Fifth, our model does not provide much more insight on the harms and benefits of screening (eg. impact on mortality, over-diagnosis, survival, false positives), ³ and can only be used for estimating stage distributions. An improved stage distribution can be the result of diagnosing additional stage I cancers, but does not necessarily mean a reduction of the absolute numbers of stage III-IV cancers or, correspondingly, a reduction of mortality from the disease. Higher proportions of breast cancers detected in the early stages are not straightforwardly linked to higher levels of averted breast cancer mortality. Moreover, if early detection is not followed by appropriate treatment, which could often be the case in LMICs, the indirect impact of screening on breast cancer mortality would also decrease. The impact of screening on breast cancer mortality should therefore not (directly) be assessed through our proposed model, specifically in LMICs where appropriate breast cancer treatment could be lacking. Despite this, estimating the stage distribution as a result of screening is helpful for the selection of early detection programmes, as the amount of stage shift is a useful performance indicator for a screening programme. This information could be of particular interest for LMIC’s, where stage distributions are often poor, the continuum of early detection, treatment and follow-up services is not always available, and hence the eventual impact of screening on breast cancer mortality is difficult to estimate.
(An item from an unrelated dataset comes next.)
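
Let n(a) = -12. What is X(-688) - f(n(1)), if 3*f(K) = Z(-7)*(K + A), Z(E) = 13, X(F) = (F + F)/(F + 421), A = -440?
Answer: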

Sixth, whether a proposed screening programme is beneficial to a particular country cannot be based entirely on the outcomes of our model (ie. the estimated stage shift). Multiple criteria, including effectiveness, budget impact, cost-effectiveness, safety, accessibility of disadvantaged populations, or other equity considerations, are often considered in deciding this. ⁴⁵ The trade-off between, for example, the costs and effects of the proposed screening programme depends on the willingness to pay for a unit of effect (eg. QALY/DALY) of a country, and on the available budget. Previous experiences indicate that the budget for controlling breast cancer may increase two- or three-fold due to a screening programme. The effectiveness, however, will increase between zero- and five-fold, dependent on the current stage distribution of a particular country. ⁴⁶ Our model can be used to support this discussion, by estimating the potential stage shift of a proposed programme so the potential costs or effects of this programme can be estimated. The interpretation of the amount of stage shift as a result of breast cancer screening is, therefore, not straightforward, though we believe that 60% of breast cancer cases in early stage should nominally be obtained through a breast cancer screening programme.

The above limitations fit within our aim to provide broad indications on the performance and potential impact of different screening options in LMICs, rather than providing very precise estimates.

Conclusion

We have developed a three step model to estimate the potential impact of screening on the stage shift of breast cancer. Our results show that our model can be used to estimate the stage shifts of the Nijmegen Screening Program, and provide proof of concept that it could, theoretically, be adapted to other settings with different characteristics. This is a promising and important step, although further research should investigate the extrapolation of our model to other settings and investigate the assumptions used in our parameters.